Oggi Gesù ci dice: «Non temere, soltanto abbi fede!» (Vangelo).

Vangelo - Dal vangelo secondo Marco 5,21-43: La guarigione della emorroissa e la risurrezione della figlia di Giaro sono due racconti a incastro e ci fanno comprendere in profondità il significato della fede, cioè, in che cosa consiste la fede e a che cosa porta la fede. Nella guarigione della donna affetta di emorragia la strana domanda di Gesù - Chi mi ha toccato -, non è posta per mettere in imbarazzo la donna, ma è tesa unicamente ad esaltare pubblicamente la sua fede e indicarla come requisito necessario per la guarigione. La risurrezione della fanciulla è collocata all’apice di una sequenza di miracoli dall’impatto dirompente: la tempesta sedata (Mc 4,35-41), la liberazione dell’indemoniato geraseno (Mc 5,1-20). La vittoria di Gesù sugli elementi della natura impazziti (Sal 88,10), poi sul potere del maligno, e qui infine sulla morte stessa, mettono in luce la potenza del Figlio di Dio. La raccomandazione di dare da mangiare alla fanciulla svela la tenerezza di Gesù verso gli ammalati e i sofferenti. Allo stupore segue il perentorio ordine da parte di Gesù di non divulgare il miracolo. Il comando, che è in linea con tutti i testi relativi al segreto messianico (Mc 1,25.33-44; 3,12; ecc.), vuole rinviare alla Croce e alla Risurrezione perché soltanto questi eventi possono rivelare la vera identità del Cristo e i doni che Egli è venuto a portare agli uomini (Ef 4,7). Leggendo con calma, e profonda attenzione, questa bella pagina di Marco vengono in mente le parole dell’apostolo Pietro rivolte al centurione Cornelio: “Voi sapete ciò che è accaduto in tutta la Giudea, cominciando dalla Galilea, dopo il battesimo predicato da Giovanni; cioè come Dio consacrò in Spirito Santo e potenza Gesù di Nàzaret, il quale passò beneficando e risanando tutti coloro che stavano sotto il potere del diavolo, perché Dio era con lui.” (Atti 10,37-38). Ed è così, Gesù è veramente il buon Samaritano dell’umanità!

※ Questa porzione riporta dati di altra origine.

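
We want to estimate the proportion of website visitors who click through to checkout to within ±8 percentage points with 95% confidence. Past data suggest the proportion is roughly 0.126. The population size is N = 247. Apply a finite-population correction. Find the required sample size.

n = 53

For a proportion with margin E = 0.08 at 95% confidence, z = 1.960.
n = p̂(1−p̂)(z/E)² = 0.126 × 0.874 × (1.960/0.08)² = 66.10 — call this n₀.
Finite-population correction with N = 247: n = n₀ / (1 + (n₀−1)/N) = 66.10 / 1.264 = 52.29
Round up: n = 53.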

Chi ha toccato le mie vesti? - Angelico Poppi (I Quattro Vangeli): vv. 25-29 L’inserzione del racconto dell’emorroissa (vv. 25-34) appare molto spontanea e per numerosi esegeti anche storicamente attendibile. La perdita di sangue rendeva la donna impura (Lv 15,19-30) e le impediva ogni atto di culto e il contatto con le altre persone. II giudizio pessimistico sulla capacità dei medici esprime la mentalità scettica del popolo, che ricorreva volentieri ai guaritori, dopo l’insuccesso della medicina. La donna aveva una concezione superstiziosa, condivisa in genere da tutti, sulla forza sovrumana che promanava dal Taumaturgo. Tuttavia la sua fiducia
semplice e illimitata in Gesù viene premiata con la guarigione immediata.
vv. 30-34 Si ha qui una pericope che illustra il tema della fede messianica, la quale implica innanzitutto un incontro personale con Gesù, il riconoscimento e la proclamazione della salvezza da lui ottenuta. Tale salvezza però va intesa in senso globale, non solo fisico. L’iniziativa per provocare questa fede è presa da Gesù.
il quale ha riconosciuto in se stesso la forza che era forza uscita da lui (v. 30). Non si trattava di un fluido magico, bensì di una forza spirituale, proveniente da Dio. Egli guarda attorno per stabilire un rapporto con la donna risanata. Costei è presa da timore e dalla paura, una reazione consueta dinanzi a una manifestazione della potenza divina. Gesù non biasima la donna per la trasgressione della Legge, che le imponeva la segregazione, ma la incoraggia con la sua parola a trasferire il dono della guarigione fisica su un piano superiore, facendola giungere alla fede messianica. La guarigione della donna, dovuta alla sua fiducia in Gesù, si trasforma in «salvezza» totale. L’augurio della «pace» (shalom) comporta per la donna ogni benedizione da parte di Dio, in un rinnovato rapporto di intimità con lui, quale preludio della salvezza escatologica. Una tradizione leggendaria tardiva ha identificato la donna con Berenice o Veronica, che avrebbe asciugato il volto di Gesù sulla via del Golgota.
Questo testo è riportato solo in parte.